20240087333.TECHNIQUES FOR IDENTIFYING OCCLUDED OBJECTS USING A NEURAL NETWORK simplified abstract (nvidia corporation)

From WikiPatents
Revision as of 07:25, 19 March 2024 by Wikipatents (talk | contribs) (Creating a new page)
(diff) ← Older revision | Latest revision (diff) | Newer revision → (diff)
Jump to navigation Jump to search

TECHNIQUES FOR IDENTIFYING OCCLUDED OBJECTS USING A NEURAL NETWORK

Organization Name

nvidia corporation

Inventor(s)

Siva Kumar Sastry Hari of Sunnyvale CA (US)

Jason Lavar Clemons of Leander TX (US)

Timothy Kohchih Tsai of Santa Clara CA (US)

TECHNIQUES FOR IDENTIFYING OCCLUDED OBJECTS USING A NEURAL NETWORK - A simplified explanation of the abstract

This abstract first appeared for US patent application 20240087333 titled 'TECHNIQUES FOR IDENTIFYING OCCLUDED OBJECTS USING A NEURAL NETWORK

Simplified Explanation

The patent application describes techniques for detecting occluded objects within an environment using a neural network trained on training data and ground truth data.

  • Training data representing images and ground truth data indicating whether the images are associated with occluded objects are used to train a neural network.
  • The neural network is then used to detect occluded objects within an environment, such as while a vehicle is navigating, by processing sensor data and outputting data indicating the presence of occluded objects.
  • The neural network may also output additional information associated with the occluded objects.

Potential Applications

This technology could be applied in autonomous vehicles, surveillance systems, and robotics for improved object detection capabilities.

Problems Solved

This technology addresses the challenge of detecting objects that are partially or fully obscured from view within an environment, enhancing safety and efficiency in various applications.

Benefits

The use of neural networks for detecting occluded objects can improve situational awareness, reduce accidents, and enhance decision-making processes in real-time scenarios.

Potential Commercial Applications

Commercial applications of this technology include autonomous driving systems, security systems, and industrial automation for enhanced object detection and recognition capabilities.

Possible Prior Art

Prior art in the field of computer vision and object detection using neural networks may exist, but specific examples are not provided in this patent application.

What are the specific training data used to train the neural network in this technology?

The specific training data used to train the neural network are images representing occluded objects and ground truth data indicating whether the objects are occluded or not.

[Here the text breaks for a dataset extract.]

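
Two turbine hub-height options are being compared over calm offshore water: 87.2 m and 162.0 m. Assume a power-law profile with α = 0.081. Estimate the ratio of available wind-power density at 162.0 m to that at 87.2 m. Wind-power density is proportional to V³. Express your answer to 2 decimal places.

Speed ratio: V_B/V_A = (z_B/z_A)^α = (162.0/87.2)^0.081 = (1.8578)^0.081 = 1.05145
Power-density ratio: P_B/P_A = (V_B/V_A)³ = (1.05145)³ = 1.16243

1.16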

How does the neural network output additional information associated with the occluded objects?

The neural network outputs additional information associated with the occluded objects by analyzing the features of the objects and providing relevant data such as size, shape, and position within the environment.


Original Abstract Submitted

in various examples, techniques for detecting occluded objects within an environment are described. for instance, systems and methods may receive training data representing images and ground truth data indicating whether the images are associated with occluded objects or whether the images are not associated with occluded objects. the systems and methods may then train a neural network to detect occluded objects using the training data and the ground truth data. after training, the systems and methods may use the neural network to detect occluded objects within an environment. for instance, while a vehicle is navigating, the vehicle may process sensor data using the neural network. the neural network may then output data indicating whether an object is located within the environment and occluded from view of the vehicle. in some examples, the neural network may further output additional information associated with the occluded object.